Ein ähnliches Beispiel ist, wenn eine Person eine Zwangsstörung hat und von anderen verlangt, dass sie sich sofort die Hände waschen. Im Hintergrund steht oft der Wunsch nach mehr Freiraum oder Kontrolle, und das Symptom drängt sich auf, um bei der Bewältigung dieses Wunsches zu helfen.
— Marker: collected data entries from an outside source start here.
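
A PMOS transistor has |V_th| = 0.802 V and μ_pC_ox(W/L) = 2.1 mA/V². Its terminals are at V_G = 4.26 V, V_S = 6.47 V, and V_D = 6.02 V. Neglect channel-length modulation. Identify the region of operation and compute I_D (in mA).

V_SG = V_S − V_G = 6.47 − 4.26 = 2.21 V; V_SD = V_S − V_D = 6.47 − 6.02 = 0.45 V.
V_ov = V_SG − |V_th| = 2.21 − 0.802 = 1.41 V.
Since V_SD = 0.45 V < V_ov = 1.41 V, the device is in the triode region.
I_D = k_p [V_ov · V_SD − ½ V_SD²] = 2.1 × [1.41 × 0.45 − 0.5 × 0.45²] = 1.12 mA.

Triode; I_D = 1.12 mA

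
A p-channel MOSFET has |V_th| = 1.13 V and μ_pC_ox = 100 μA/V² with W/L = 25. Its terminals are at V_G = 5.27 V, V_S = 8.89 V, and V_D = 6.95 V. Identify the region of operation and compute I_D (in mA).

Triode; I_D = 7.37 mA

V_SG = V_S − V_G = 8.89 − 5.27 = 3.62 V; V_SD = V_S − V_D = 8.89 − 6.95 = 1.94 V.
k_p = μ_pC_ox · (W/L) = 2.5 mA/V².
V_ov = V_SG − |V_th| = 3.62 − 1.13 = 2.49 V.
Since V_SD = 1.94 V < V_ov = 2.49 V, the device is in the triode region.
I_D = k_p [V_ov · V_SD − ½ V_SD²] = 2.5 × [2.49 × 1.94 − 0.5 × 1.94²] = 7.37 mA.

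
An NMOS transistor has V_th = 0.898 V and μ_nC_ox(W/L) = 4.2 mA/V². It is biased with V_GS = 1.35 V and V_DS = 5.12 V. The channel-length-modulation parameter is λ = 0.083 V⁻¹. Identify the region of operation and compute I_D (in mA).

Saturation; I_D = 0.611 mA

V_ov = V_GS − V_th = 1.35 − 0.898 = 0.452 V.
Since V_DS = 5.12 V ≥ V_ov = 0.452 V, the device is in saturation.
I_D = ½ k_n V_ov² (1 + λ V_DS) = 0.5 × 4.2 × 0.452² × (1 + 0.083 × 5.12) = 0.611 mA.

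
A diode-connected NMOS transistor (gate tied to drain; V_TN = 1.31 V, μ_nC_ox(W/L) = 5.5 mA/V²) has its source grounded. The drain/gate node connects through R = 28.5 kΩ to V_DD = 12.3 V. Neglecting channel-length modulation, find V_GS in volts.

With gate tied to drain, V_GS = V_DS ≥ V_GS − V_TN, so the device is in saturation.
KCL at the drain: ½ k_n (V_GS − V_TN)² = (V_DD − V_GS)/R.
Let x = V_GS − 1.31. Then 78.4 x² + x − 10.99 = 0, giving x = 0.368 V (positive root), so V_GS = 1.68 V.
I_D = (V_DD − V_GS)/R = (12.3 − 1.68) / 28.5 = 0.373 mA.

V_GS = 1.68 V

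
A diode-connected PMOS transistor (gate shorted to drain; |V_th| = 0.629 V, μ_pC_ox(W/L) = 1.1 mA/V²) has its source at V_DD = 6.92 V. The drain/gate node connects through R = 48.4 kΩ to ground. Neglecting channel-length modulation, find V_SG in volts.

V_SG = 1.10 V

With gate tied to drain, V_SG = V_SD ≥ V_SG − |V_th|, so the device is in saturation.
KCL at the drain: ½ k_p (V_SG − |V_th|)² = (V_DD − V_SG)/R.
Let x = V_SG − 0.629. Then 26.6 x² + x − 6.291 = 0, giving x = 0.468 V (positive root), so V_SG = 1.1 V.
I_D = (V_DD − V_SG)/R = (6.92 − 1.1) / 48.4 = 0.12 mA.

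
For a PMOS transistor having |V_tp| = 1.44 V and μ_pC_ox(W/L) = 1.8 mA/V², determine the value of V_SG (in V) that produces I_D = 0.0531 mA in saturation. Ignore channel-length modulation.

V_SG = 1.68 V

In saturation I_D = ½ k_p (V_SG − |V_tp|)², so V_SG − |V_tp| = √(2 I_D / k_p) = √(2 × 0.0531 / 1.8) = 0.243 V.
V_SG = 1.44 + 0.243 = 1.68 V.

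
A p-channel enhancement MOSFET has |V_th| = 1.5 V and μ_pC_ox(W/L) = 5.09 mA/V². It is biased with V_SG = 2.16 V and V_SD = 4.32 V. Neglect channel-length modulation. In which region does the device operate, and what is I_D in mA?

Saturation; I_D = 1.11 mA

V_ov = V_SG − |V_th| = 2.16 − 1.5 = 0.66 V.
Since V_SD = 4.32 V ≥ V_ov = 0.66 V, the device is in saturation.
I_D = ½ k_p V_ov² = 0.5 × 5.09 × 0.66² = 1.11 mA.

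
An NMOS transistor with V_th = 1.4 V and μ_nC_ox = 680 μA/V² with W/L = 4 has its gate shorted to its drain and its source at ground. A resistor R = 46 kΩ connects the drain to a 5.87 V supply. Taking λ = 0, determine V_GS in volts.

V_GS = 1.66 V

With gate tied to drain, V_GS = V_DS ≥ V_GS − V_th, so the device is in saturation.
k_n = μ_nC_ox · (W/L) = 2.72 mA/V².
KCL at the drain: ½ k_n (V_GS − V_th)² = (V_DD − V_GS)/R.
Let x = V_GS − 1.4. Then 62.6 x² + x − 4.47 = 0, giving x = 0.259 V (positive root), so V_GS = 1.66 V.
I_D = (V_DD − V_GS)/R = (5.87 − 1.66) / 46 = 0.0915 mA.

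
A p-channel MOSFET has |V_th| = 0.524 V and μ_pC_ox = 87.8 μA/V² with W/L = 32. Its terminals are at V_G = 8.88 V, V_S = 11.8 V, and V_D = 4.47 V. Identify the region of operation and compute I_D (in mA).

Saturation; I_D = 8.06 mA

V_SG = V_S − V_G = 11.8 − 8.88 = 2.92 V; V_SD = V_S − V_D = 11.8 − 4.47 = 7.33 V.
k_p = μ_pC_ox · (W/L) = 2.81 mA/V².
V_ov = V_SG − |V_th| = 2.92 − 0.524 = 2.4 V.
Since V_SD = 7.33 V ≥ V_ov = 2.4 V, the device is in saturation.
I_D = ½ k_p V_ov² = 0.5 × 2.81 × 2.4² = 8.06 mA.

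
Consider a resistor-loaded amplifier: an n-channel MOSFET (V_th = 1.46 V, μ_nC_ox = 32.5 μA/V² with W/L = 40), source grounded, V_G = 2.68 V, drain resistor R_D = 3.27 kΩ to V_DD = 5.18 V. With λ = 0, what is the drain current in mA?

I_D = 0.967 mA

V_GS = V_G = 2.68 V, so V_ov = 2.68 − 1.46 = 1.22 V.
k_n = μ_nC_ox · (W/L) = 1.3 mA/V².
Assume saturation: I_D = ½ k_n V_ov² = 0.5 × 1.3 × 1.22² = 0.967 mA, giving V_DS = V_DD − I_D R_D = 5.18 − 0.967 × 3.27 = 2.02 V.
V_DS = 2.02 V ≥ V_ov = 1.22 V, confirming saturation.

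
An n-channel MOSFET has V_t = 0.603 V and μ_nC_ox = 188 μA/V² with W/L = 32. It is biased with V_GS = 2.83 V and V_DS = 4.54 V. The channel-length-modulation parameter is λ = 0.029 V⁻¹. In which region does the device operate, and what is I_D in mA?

Saturation; I_D = 16.9 mA

k_n = μ_nC_ox · (W/L) = 6.016 mA/V².
V_ov = V_GS − V_t = 2.83 − 0.603 = 2.23 V.
Since V_DS = 4.54 V ≥ V_ov = 2.23 V, the device is in saturation.
I_D = ½ k_n V_ov² (1 + λ V_DS) = 0.5 × 6.016 × 2.23² × (1 + 0.029 × 4.54) = 16.9 mA.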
Menschen mit Zwangsstörungen fühlen sich oft nicht berechtigt, ihren eigenen Raum und ihre eigene Meinung zu haben. Es fällt auf, wie schnell sie an sich selbst zweifeln und das Bedürfnis nach Bestätigung durch andere verspüren, um ihre Ansichten zu untermauern oder zu bestätigen. Menschen mit Zwangsstörungen haben oft das Gefühl, dass sie sich vergewissern müssen, dass es anderen gut geht, damit es ihnen selbst gut geht. Gleichzeitig erlaubt ihnen das nicht, die eigenständige Person zu sein, die sie brauchen, um „so zwischenmenschlich zu sein, wie sie wollen“.
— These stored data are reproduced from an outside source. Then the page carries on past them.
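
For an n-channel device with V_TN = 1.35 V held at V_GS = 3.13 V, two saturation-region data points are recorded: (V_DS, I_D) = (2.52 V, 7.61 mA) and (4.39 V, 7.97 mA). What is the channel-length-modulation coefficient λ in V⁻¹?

λ = 0.0270 V⁻¹

With V_GS fixed, I_D ∝ (1 + λ V_DS) in saturation, so I_D2/I_D1 = (1 + λ V_DS2)/(1 + λ V_DS1).
7.97/7.61 = 1.047 = (1 + 4.39 λ)/(1 + 2.52 λ).
Solving: λ (I_D1 V_DS2 − I_D2 V_DS1) = I_D2 − I_D1, so λ = (7.97 − 7.61) / (7.61 × 4.39 − 7.97 × 2.52) = 0.36 / 13.3 = 0.027 V⁻¹.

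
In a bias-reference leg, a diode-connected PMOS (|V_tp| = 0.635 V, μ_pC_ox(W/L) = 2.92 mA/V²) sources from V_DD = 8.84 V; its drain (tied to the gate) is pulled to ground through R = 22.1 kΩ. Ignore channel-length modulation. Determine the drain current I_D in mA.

I_D = 0.349 mA

With gate tied to drain, V_SG = V_SD ≥ V_SG − |V_tp|, so the device is in saturation.
KCL at the drain: ½ k_p (V_SG − |V_tp|)² = (V_DD − V_SG)/R.
Let x = V_SG − 0.635. Then 32.3 x² + x − 8.205 = 0, giving x = 0.489 V (positive root), so V_SG = 1.12 V.
I_D = (V_DD − V_SG)/R = (8.84 − 1.12) / 22.1 = 0.349 mA.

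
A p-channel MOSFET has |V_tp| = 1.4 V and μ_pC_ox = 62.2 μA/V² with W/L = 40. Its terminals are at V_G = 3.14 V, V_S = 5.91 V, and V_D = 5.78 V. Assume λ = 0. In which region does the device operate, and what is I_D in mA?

Triode; I_D = 0.422 mA

V_SG = V_S − V_G = 5.91 − 3.14 = 2.77 V; V_SD = V_S − V_D = 5.91 − 5.78 = 0.13 V.
k_p = μ_pC_ox · (W/L) = 2.488 mA/V².
V_ov = V_SG − |V_tp| = 2.77 − 1.4 = 1.37 V.
Since V_SD = 0.13 V < V_ov = 1.37 V, the device is in the triode region.
I_D = k_p [V_ov · V_SD − ½ V_SD²] = 2.488 × [1.37 × 0.13 − 0.5 × 0.13²] = 0.422 mA.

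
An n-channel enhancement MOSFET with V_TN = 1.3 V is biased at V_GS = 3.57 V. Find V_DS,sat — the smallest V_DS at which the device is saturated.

The boundary between triode and saturation is V_DS = V_GS − V_TN = V_ov.
V_ov = 3.57 − 1.3 = 2.27 V.

V_DS,sat = 2.27 V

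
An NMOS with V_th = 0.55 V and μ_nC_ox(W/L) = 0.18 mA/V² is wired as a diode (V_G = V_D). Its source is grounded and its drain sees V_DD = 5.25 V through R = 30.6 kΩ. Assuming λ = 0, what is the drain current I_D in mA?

I_D = 0.116 mA

With gate tied to drain, V_GS = V_DS ≥ V_GS − V_th, so the device is in saturation.
KCL at the drain: ½ k_n (V_GS − V_th)² = (V_DD − V_GS)/R.
Let x = V_GS − 0.55. Then 2.75 x² + x − 4.7 = 0, giving x = 1.14 V (positive root), so V_GS = 1.69 V.
I_D = (V_DD − V_GS)/R = (5.25 − 1.69) / 30.6 = 0.116 mA.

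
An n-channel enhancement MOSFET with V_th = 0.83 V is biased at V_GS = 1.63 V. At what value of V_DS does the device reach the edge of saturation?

V_DS,sat = 0.800 V

The boundary between triode and saturation is V_DS = V_GS − V_th = V_ov.
V_ov = 1.63 − 0.83 = 0.8 V.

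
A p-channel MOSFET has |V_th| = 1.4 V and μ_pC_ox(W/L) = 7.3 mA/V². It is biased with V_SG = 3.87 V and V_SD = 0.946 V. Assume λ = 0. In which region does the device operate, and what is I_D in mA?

Triode; I_D = 13.8 mA

V_ov = V_SG − |V_th| = 3.87 − 1.4 = 2.47 V.
Since V_SD = 0.946 V < V_ov = 2.47 V, the device is in the triode region.
I_D = k_p [V_ov · V_SD − ½ V_SD²] = 7.3 × [2.47 × 0.946 − 0.5 × 0.946²] = 13.8 mA.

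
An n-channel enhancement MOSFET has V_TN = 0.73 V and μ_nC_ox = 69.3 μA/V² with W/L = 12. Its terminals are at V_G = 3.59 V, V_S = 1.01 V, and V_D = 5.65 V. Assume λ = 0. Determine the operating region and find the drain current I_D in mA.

V_GS = V_G − V_S = 3.59 − 1.01 = 2.58 V; V_DS = V_D − V_S = 5.65 − 1.01 = 4.64 V.
k_n = μ_nC_ox · (W/L) = 0.8316 mA/V².
V_ov = V_GS − V_TN = 2.58 − 0.73 = 1.85 V.
Since V_DS = 4.64 V ≥ V_ov = 1.85 V, the device is in saturation.
I_D = ½ k_n V_ov² = 0.5 × 0.8316 × 1.85² = 1.42 mA.

Saturation; I_D = 1.42 mA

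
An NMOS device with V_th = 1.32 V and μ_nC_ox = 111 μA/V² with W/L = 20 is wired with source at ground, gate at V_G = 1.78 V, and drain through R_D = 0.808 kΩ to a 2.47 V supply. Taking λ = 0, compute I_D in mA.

I_D = 0.235 mA

V_GS = V_G = 1.78 V, so V_ov = 1.78 − 1.32 = 0.46 V.
k_n = μ_nC_ox · (W/L) = 2.22 mA/V².
Assume saturation: I_D = ½ k_n V_ov² = 0.5 × 2.22 × 0.46² = 0.235 mA, giving V_DS = V_DD − I_D R_D = 2.47 − 0.235 × 0.808 = 2.28 V.
V_DS = 2.28 V ≥ V_ov = 0.46 V, confirming saturation.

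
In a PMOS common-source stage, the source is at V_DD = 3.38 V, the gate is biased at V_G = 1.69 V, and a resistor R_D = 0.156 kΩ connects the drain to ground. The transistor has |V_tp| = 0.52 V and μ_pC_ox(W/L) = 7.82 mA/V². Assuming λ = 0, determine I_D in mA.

V_SG = V_DD − V_G = 3.38 − 1.69 = 1.69 V, so V_ov = 1.69 − 0.52 = 1.17 V.
Assume saturation: I_D = ½ k_p V_ov² = 0.5 × 7.82 × 1.17² = 5.35 mA, giving V_SD = V_DD − I_D R_D = 3.38 − 5.35 × 0.156 = 2.55 V.
V_SD = 2.55 V ≥ V_ov = 1.17 V, confirming saturation.

I_D = 5.35 mA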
Die Verbindung zum kreativen Feuer wiederherstellen

Ich sage meinen Klienten mit Zwangsstörungen oft, dass es unsere Aufgabe ist, uns daran zu erinnern, dass Feuer großartig sein kann, solange es richtig verbunden ist. Sehen Sie sich nur ein Auto an. Es ist ein ausgeklügeltes Explosionsgerät, das einen Weg gefunden hat, seine Energie für den Antrieb und nicht für die Zerstörung zu nutzen.

Das Ziel der Behandlung von Zwangsstörungen ist es, das Feuer wieder zu aktivieren und es von Zwangsgedanken und Zwängen in kreative Impulse zu verwandeln. Mit anderen Worten, es geht darum, die zugrundeliegenden Gedanken und Gefühle zu erkennen – auch wenn sie zunächst Ängste hervorrufen – und Unterstützung dabei zu erhalten, sie in ein besseres Gleichgewicht der Achtung vor sich selbst und den Menschen, die man liebt, zu überführen.

Erst dann können wir die Zwangsstörung nicht nur als ein Ärgernis betrachten, sondern als einen Boten, um uns wieder mit unserer wahren schöpferischen Bestimmung zu verbinden.